Ini bukan ngeluh, ini memberikan fakta hehehe. Anyway, hikmahnya adalah saya jadi makan sedikit. Bahkan tidak bersemangat pesan es pisang ijo.

Besoknya (Selasa), urusan kerja mengerja biasa-biasa saja. Untuk menebus kegagalan rencana kemarin, kami (iya, suami dan saya) memutuskan untuk:

nonton.

Berhubung kapok dijemput telat, istri pengertian ini memutuskan untuk menolak tawaran dibonceng naik motor dari Kemayoran ke GI dan memilih berjalan kaki ke stasiun, naik commuter, turun di Sudirman, lalu berjalan kaki ke GI. Cieh... sehat banget gak sih jalan kaki gitu.

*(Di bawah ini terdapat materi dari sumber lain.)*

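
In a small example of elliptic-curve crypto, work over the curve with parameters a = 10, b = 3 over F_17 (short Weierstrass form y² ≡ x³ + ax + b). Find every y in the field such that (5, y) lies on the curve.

x³ + 10x + 3 = 178 ≡ 8 (mod 17).
Square roots of 8 mod 17: 5 and 12 (since 5² = 25 ≡ 8).

5, 12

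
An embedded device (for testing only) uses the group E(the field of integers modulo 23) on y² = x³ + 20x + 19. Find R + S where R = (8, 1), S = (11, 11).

(8, 1) + (11, 11). λ = (11 - 1)/(11 - 8) ≡ 10/3 mod 23. 3⁻¹ ≡ 8 (mod 23) since 3·8 = 24 ≡ 1, so λ ≡ 11.
  x = λ² - 8 - 11 = 121 - 19 ≡ 10; y = λ·(8 - 10) - 1 ≡ 0. → (10, 0)

(10, 0)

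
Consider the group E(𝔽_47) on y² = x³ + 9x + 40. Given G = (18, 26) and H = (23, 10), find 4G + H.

(43, 38)

First 4G:
Repeated addition: build up to 4G.
2G: tangent at (18, 26): λ = (3·18² + 9)/(2·26) ≡ 41/5. 5⁻¹ ≡ 19 (mod 47) since 5·19 = 95 ≡ 1, so λ ≡ 41·19 ≡ 27.
  x = λ² - 18 - 18 = 729 - 36 ≡ 35; y = λ·(18 - 35) - 26 ≡ 32. → (35, 32)
3G: (35, 32) + (18, 26). λ = (26 - 32)/(18 - 35) ≡ 41/30 mod 47. 30⁻¹ ≡ 11 (mod 47), so λ ≡ 28.
  x = λ² - 35 - 18 = 784 - 53 ≡ 26; y = λ·(35 - 26) - 32 ≡ 32. → (26, 32)
4G: (26, 32) + (18, 26). λ = (26 - 32)/(18 - 26) ≡ 41/39 mod 47. 39⁻¹ ≡ 41 (mod 47), so λ ≡ 36.
  x = λ² - 26 - 18 = 1296 - 44 ≡ 30; y = λ·(26 - 30) - 32 ≡ 12. → (30, 12)
4G = (30, 12).
Finally 4G + H:
(30, 12) + (23, 10). λ = (10 - 12)/(23 - 30) ≡ 45/40 mod 47. 40⁻¹ ≡ 20 (mod 47), so λ ≡ 7.
  x = λ² - 30 - 23 = 49 - 53 ≡ 43; y = λ·(30 - 43) - 12 ≡ 38. → (43, 38)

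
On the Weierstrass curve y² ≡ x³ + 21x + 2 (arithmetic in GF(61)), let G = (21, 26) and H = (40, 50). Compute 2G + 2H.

(32, 40)

First 2G:
Repeated addition: build up to 2G.
2G: tangent at (21, 26): λ = (3·21² + 21)/(2·26) ≡ 2/52. 52⁻¹ ≡ 27 (mod 61), so λ ≡ 2·27 ≡ 54.
  x = λ² - 21 - 21 = 2916 - 42 ≡ 7; y = λ·(21 - 7) - 26 ≡ 59. → (7, 59)
2G = (7, 59).
Next 2H:
Repeated addition: build up to 2H.
2H: tangent at (40, 50): λ = (3·40² + 21)/(2·50) ≡ 2/39. 39⁻¹ ≡ 36 (mod 61), so λ ≡ 2·36 ≡ 11.
  x = λ² - 40 - 40 = 121 - 80 ≡ 41; y = λ·(40 - 41) - 50 ≡ 0. → (41, 0)
2H = (41, 0).
Finally 2G + 2H:
(7, 59) + (41, 0). λ = (0 - 59)/(41 - 7) ≡ 2/34 mod 61. 34⁻¹ ≡ 9 (mod 61), so λ ≡ 18.
  x = λ² - 7 - 41 = 324 - 48 ≡ 32; y = λ·(7 - 32) - 59 ≡ 40. → (32, 40)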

Rencana naik kereta yang jam 5.29 gagal karena keretanya uda sampe ketika saya masih harus menempuh perjalanan 50 meter ke peron. Ihiks. Naik yang jam 6 deh. "Ini mau sampe GI jam berapa?", pikir saya. Etapi ajaibnya sampe tuh di GI jam 7 pas. Beli tiket, dan lalu duduk menanti suami tiba, sambil nguping obrolan mas-mas yang nawarin kartu kredit dengan mas-mas yang ditawari kartu kredit.

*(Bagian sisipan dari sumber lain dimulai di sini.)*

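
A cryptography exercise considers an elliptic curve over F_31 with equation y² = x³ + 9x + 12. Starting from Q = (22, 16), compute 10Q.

(30, 23)

Repeated addition: build up to 10Q.
2Q: tangent at (22, 16): λ = (3·22² + 9)/(2·16) ≡ 4/1. 1⁻¹ ≡ 1 (mod 31), so λ ≡ 4·1 ≡ 4.
  x = λ² - 22 - 22 = 16 - 44 ≡ 3; y = λ·(22 - 3) - 16 ≡ 29. → (3, 29)
3Q: (3, 29) + (22, 16). λ = (16 - 29)/(22 - 3) ≡ 18/19 mod 31. 19⁻¹ ≡ 18 (mod 31) since 19·18 = 342 ≡ 1, so λ ≡ 14.
  x = λ² - 3 - 22 = 196 - 25 ≡ 16; y = λ·(3 - 16) - 29 ≡ 6. → (16, 6)
4Q: (16, 6) + (22, 16). λ = (16 - 6)/(22 - 16) ≡ 10/6 mod 31. 6⁻¹ ≡ 26 (mod 31), so λ ≡ 12.
  x = λ² - 16 - 22 = 144 - 38 ≡ 13; y = λ·(16 - 13) - 6 ≡ 30. → (13, 30)
5Q: (13, 30) + (22, 16). λ = (16 - 30)/(22 - 13) ≡ 17/9 mod 31. 9⁻¹ ≡ 7 (mod 31), so λ ≡ 26.
  x = λ² - 13 - 22 = 676 - 35 ≡ 21; y = λ·(13 - 21) - 30 ≡ 10. → (21, 10)
6Q: (21, 10) + (22, 16). λ = (16 - 10)/(22 - 21) ≡ 6/1 mod 31. 1⁻¹ ≡ 1 (mod 31) since 1·1 = 1 ≡ 1, so λ ≡ 6.
  x = λ² - 21 - 22 = 36 - 43 ≡ 24; y = λ·(21 - 24) - 10 ≡ 3. → (24, 3)
7Q: (24, 3) + (22, 16). λ = (16 - 3)/(22 - 24) ≡ 13/29 mod 31. 29⁻¹ ≡ 15 (mod 31), so λ ≡ 9.
  x = λ² - 24 - 22 = 81 - 46 ≡ 4; y = λ·(24 - 4) - 3 ≡ 22. → (4, 22)
8Q: (4, 22) + (22, 16). λ = (16 - 22)/(22 - 4) ≡ 25/18 mod 31. 18⁻¹ ≡ 19 (mod 31), so λ ≡ 10.
  x = λ² - 4 - 22 = 100 - 26 ≡ 12; y = λ·(4 - 12) - 22 ≡ 22. → (12, 22)
9Q: (12, 22) + (22, 16). λ = (16 - 22)/(22 - 12) ≡ 25/10 mod 31. 10⁻¹ ≡ 28 (mod 31), so λ ≡ 18.
  x = λ² - 12 - 22 = 324 - 34 ≡ 11; y = λ·(12 - 11) - 22 ≡ 27. → (11, 27)
10Q: (11, 27) + (22, 16). λ = (16 - 27)/(22 - 11) ≡ 20/11 mod 31. 11⁻¹ ≡ 17 (mod 31) since 11·17 = 187 ≡ 1, so λ ≡ 30.
  x = λ² - 11 - 22 = 900 - 33 ≡ 30; y = λ·(11 - 30) - 27 ≡ 23. → (30, 23)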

Jam 7.15 dan suami belum datang. Lah... telat dong inih masuknya. Etapi no complaint. Saya mah emang baik orangnya *disoraki dari kejauhan*. Jam 7.30 baru muncul sang bintang tamu yang ditunggu. Kami masuk audi 5 dan mendapati bahwa filmnya belum mulai. Masih iklan-iklan gitu. Eh ya amplop, bersyukur sih gak ketinggalan film, tapi ini kan artinya blitzmegaplex ngaret. Ya gak sih?

Dan dengan berakhirnya film, kemudian disantapnya Hokben dari counter yang langsung tutup abis kita beli, berakhirlah NCW H2.